The fallout of this mistranslation has been devastating:
Centuries of condemnation, exclusion, and dehumanization of those with innate biological born same-sex attraction.
Institutional criminalization of same-sex relationships, with laws rooted in church doctrine justifying arrests, imprisonment, and executions.
State-sanctioned killings and legal executions of countless individuals solely for being born with innate biological born same-sex attraction.
The use of these verses to justify torture, “conversion therapies,” forced celibacy, and lifelong isolation.
Families ostracizing or disowning their children, leaving them spiritually and emotionally destitute.
Churches teaching that being born with innate biological born same-sex attraction is a one-way ticket to hell, driving many away from God entirely.
Generations living in fear, shame, and forced secrecy, leading to anxiety, depression, and deep trauma.
A direct connection to mental health crises and epidemic levels of suicide among LGBTQ+ youth and adults.
Bigotry, prejudice, and violence disguised as “biblical conviction,” fueling systemic discrimination and hate crimes around the world.
This was not a mere mistake. It was gross negligence, willful ignorance, and the institutional use of Scripture as a weapon. The flattening of the Hebrew meaning and the misuse of these verses has caused legal, spiritual, and physical death for countless individuals. Lives have been destroyed because the original covenantal meaning was buried.
And here is the most important point: the misuse of these verses does not reflect God’s heart or justice. God never condemned people for innate biological born same-sex attraction; the mistranslations of man did. Restoring the three-dimensional Hebrew meaning is a matter of truth, justice, and reconciliation. It is a lifeline to those who have been crushed by the weight of lies and a declaration that God’s character is love, not hatred; healing, not harm.
We can no longer afford to let these mistranslations stand unchallenged. Too many lives have been lost. Too many have been driven from God by a false image of Him. This is not just about scholarship; it is about survival.
If you are someone with innate biological born same-sex attraction, hear this clearly: you are not an abomination. You never were. The verses that were weaponized against you were never talking about you in the first place. They were addressing the abuse of power by those who distorted covenantal design and used sex as a weapon of domination.

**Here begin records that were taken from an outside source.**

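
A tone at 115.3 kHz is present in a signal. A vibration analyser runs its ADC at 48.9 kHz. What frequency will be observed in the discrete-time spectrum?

17.5 kHz

115.3 kHz mod fs = 17.5 kHz.
17.5 kHz ≤ fs/2 = 24.45 kHz, appears at 17.5 kHz.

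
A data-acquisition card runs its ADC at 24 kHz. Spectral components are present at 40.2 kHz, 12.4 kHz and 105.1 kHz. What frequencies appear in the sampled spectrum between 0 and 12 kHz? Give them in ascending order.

7.8 kHz, 9.1 kHz, 11.6 kHz

fs/2 = 12 kHz.
40.2 kHz mod fs = 16.2 kHz.
16.2 kHz > fs/2 = 12 kHz, folds to fs − 16.2 kHz = 7.8 kHz.
12.4 kHz > fs/2 = 12 kHz, folds to fs − 12.4 kHz = 11.6 kHz.
105.1 kHz mod fs = 9.1 kHz.
9.1 kHz ≤ fs/2 = 12 kHz, appears at 9.1 kHz.
Distinct values: {7.8 kHz, 9.1 kHz, 11.6 kHz}.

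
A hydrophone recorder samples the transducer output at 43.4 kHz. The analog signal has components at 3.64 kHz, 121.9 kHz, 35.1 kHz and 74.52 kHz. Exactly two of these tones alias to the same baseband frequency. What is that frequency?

fs/2 = 21.7 kHz.
3.64 kHz ≤ fs/2 = 21.7 kHz, passes unchanged.
121.9 kHz mod fs = 35.1 kHz.
35.1 kHz > fs/2 = 21.7 kHz, folds to fs − 35.1 kHz = 8.3 kHz.
35.1 kHz > fs/2 = 21.7 kHz, folds to fs − 35.1 kHz = 8.3 kHz.
74.52 kHz mod fs = 31.12 kHz.
31.12 kHz > fs/2 = 21.7 kHz, folds to fs − 31.12 kHz = 12.28 kHz.
35.1 kHz and 121.9 kHz both map to 8.3 kHz.

8.3 kHz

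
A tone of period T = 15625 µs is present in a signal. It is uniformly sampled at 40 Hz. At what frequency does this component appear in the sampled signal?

T = 15625 µs → f = 1/T = 64 Hz.
64 Hz mod fs = 24 Hz.
24 Hz > fs/2 = 20 Hz, folds to fs − 24 Hz = 16 Hz.

16 Hz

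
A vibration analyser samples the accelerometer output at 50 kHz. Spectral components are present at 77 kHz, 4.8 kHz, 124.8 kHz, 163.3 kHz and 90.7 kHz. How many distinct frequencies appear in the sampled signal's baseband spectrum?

5

fs/2 = 25 kHz.
77 kHz mod fs = 27 kHz.
27 kHz > fs/2 = 25 kHz, folds to fs − 27 kHz = 23 kHz.
4.8 kHz ≤ fs/2 = 25 kHz, passes unchanged.
124.8 kHz mod fs = 24.8 kHz.
24.8 kHz ≤ fs/2 = 25 kHz, appears at 24.8 kHz.
163.3 kHz mod fs = 13.3 kHz.
13.3 kHz ≤ fs/2 = 25 kHz, appears at 13.3 kHz.
90.7 kHz mod fs = 40.7 kHz.
40.7 kHz > fs/2 = 25 kHz, folds to fs − 40.7 kHz = 9.3 kHz.
Distinct values: {4.8 kHz, 9.3 kHz, 13.3 kHz, 23 kHz, 24.8 kHz} → 5.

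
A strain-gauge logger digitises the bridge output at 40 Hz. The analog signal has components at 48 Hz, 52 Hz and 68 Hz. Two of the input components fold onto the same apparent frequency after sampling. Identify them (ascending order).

52 Hz, 68 Hz

fs/2 = 20 Hz.
48 Hz mod fs = 8 Hz.
8 Hz ≤ fs/2 = 20 Hz, appears at 8 Hz.
52 Hz mod fs = 12 Hz.
12 Hz ≤ fs/2 = 20 Hz, appears at 12 Hz.
68 Hz mod fs = 28 Hz.
28 Hz > fs/2 = 20 Hz, folds to fs − 28 Hz = 12 Hz.
52 Hz and 68 Hz both map to 12 Hz.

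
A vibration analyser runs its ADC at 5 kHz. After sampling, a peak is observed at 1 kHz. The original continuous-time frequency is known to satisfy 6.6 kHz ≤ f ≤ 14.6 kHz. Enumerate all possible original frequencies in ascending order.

Frequencies that alias to 1 kHz are k·fs ± 1 kHz for integer k ≥ 0.
k=0: 1 kHz.
k=1: 4 kHz, 6 kHz.
k=2: 9 kHz, 11 kHz.
k=3: 14 kHz, 16 kHz.
k=4: 19 kHz, 21 kHz.
Within [6.6 kHz, 14.6 kHz]: 9 kHz, 11 kHz, 14 kHz.

9 kHz, 11 kHz, 14 kHz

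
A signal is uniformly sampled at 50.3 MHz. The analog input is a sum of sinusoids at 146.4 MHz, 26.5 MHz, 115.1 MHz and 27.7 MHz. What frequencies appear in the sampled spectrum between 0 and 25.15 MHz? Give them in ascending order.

fs/2 = 25.15 MHz.
146.4 MHz mod fs = 45.8 MHz.
45.8 MHz > fs/2 = 25.15 MHz, folds to fs − 45.8 MHz = 4.5 MHz.
26.5 MHz > fs/2 = 25.15 MHz, folds to fs − 26.5 MHz = 23.8 MHz.
115.1 MHz mod fs = 14.5 MHz.
14.5 MHz ≤ fs/2 = 25.15 MHz, appears at 14.5 MHz.
27.7 MHz > fs/2 = 25.15 MHz, folds to fs − 27.7 MHz = 22.6 MHz.
Distinct values: {4.5 MHz, 14.5 MHz, 22.6 MHz, 23.8 MHz}.

4.5 MHz, 14.5 MHz, 22.6 MHz, 23.8 MHz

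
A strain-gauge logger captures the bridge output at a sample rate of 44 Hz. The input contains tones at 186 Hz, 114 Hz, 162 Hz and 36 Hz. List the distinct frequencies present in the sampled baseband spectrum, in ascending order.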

And if you are someone who has wielded these verses as a weapon, it is time to repent—not just for the harm you have caused, but for misrepresenting the heart of God.
God is calling us back to His Word in its true form, to see the Hebrew text as it was meant to be seen: alive, three-dimensional, covenantal. When we do, the lies fall away. The chains break. And the ones who have been cast out can finally hear the voice of God saying, “You are mine. I made you on purpose. And I do not condemn you for who you are.”
This restoration is not just about setting the record straight. It is about saving lives. It is about ending centuries of injustice and aligning once and for all with the heart of the God who is love.